Esa anomalía que se potenció después de la derrota en las PASO del 12 de septiembre del 2021 continúa su derrotero y se deja ver cada vez más en plena campaña del candidato inimaginable. Mientras Alberto Fernández llegaba a Bruselas el lunes pasado –para participar de la cumbre CELAC/Unión Europea- la vicepresidenta Cristina Kirchner renovó su apoyo a Sergio Massa en la inauguración de un simulador de vuelo en Ezeiza.

Los organizadores repitieron la lógica de un acto dedicado a la tropa propia, pero que dejó una postal simbólicamente indeseable para el electorado independiente. Fue la del ministro de Economía piloteando la falsa nave y a la ex mandataria haciendo de copilota en un vuelo repleto de incertidumbres.

La escalada del dólar no se detenía y la forzada épica quedó relegada a la militancia que celebró los 15 años de la estatización de Aerolíneas Argentinas.

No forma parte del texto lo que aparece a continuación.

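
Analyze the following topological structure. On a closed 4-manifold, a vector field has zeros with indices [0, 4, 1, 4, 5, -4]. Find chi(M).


Poincare-Hopf: chi(M) = sum of indices of zeros.
chi = (0) + (4) + (1) + (4) + (5) + (-4) = 10

10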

Antes de que se termine el período en que los gobiernos aprovechan para mezclar actividades gubernamentales con campaña, se vio a Massa entregando patrulleros junto al gobernador bonaerense Axel Kicillof, inaugurando una Ciudad de los deportes con la intendenta Mayra Mendoza y el ministro del Interior, Eduardo de Pedro en Quilmes; y anunciando medidas de alivio fiscal para micro, pequeñas y medianas empresas, entre otras cosas.

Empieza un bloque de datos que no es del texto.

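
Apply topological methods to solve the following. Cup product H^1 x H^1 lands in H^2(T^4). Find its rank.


Cup product: H^p x H^q -> H^{p+q}; here p+q = 1+1 = 2.
rank H^k(T^n) = C(n,k).
C(4,2) = 6

6


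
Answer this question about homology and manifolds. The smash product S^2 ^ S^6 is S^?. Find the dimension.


S^m ^ S^n = S^{m+n}.
k = 2 + 6 = 8

8


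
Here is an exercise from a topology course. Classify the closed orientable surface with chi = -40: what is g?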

En ese marco, Casa Rosada volvió a quedar vacía. Otra vez los integrantes del denominado “albertismo” se subieron al ARG-01 y se alejaron de la mesa decisoria de Unión por la Patria, en la que ya no tienen ninguna cabida.

Encapsulados en esa agenda internacional que los lleva a operar como agentes de turismo que organizan viajes que esconden costos y números de viajeros, los leales al presidente buscaron justificar el oneroso tour resaltando el reconocimiento de la UE con respecto a la causa Malvinas. Un tema muy relevante, pero que de todos modos no excusa el gasto del capital que más necesita la Argentina: Dólares.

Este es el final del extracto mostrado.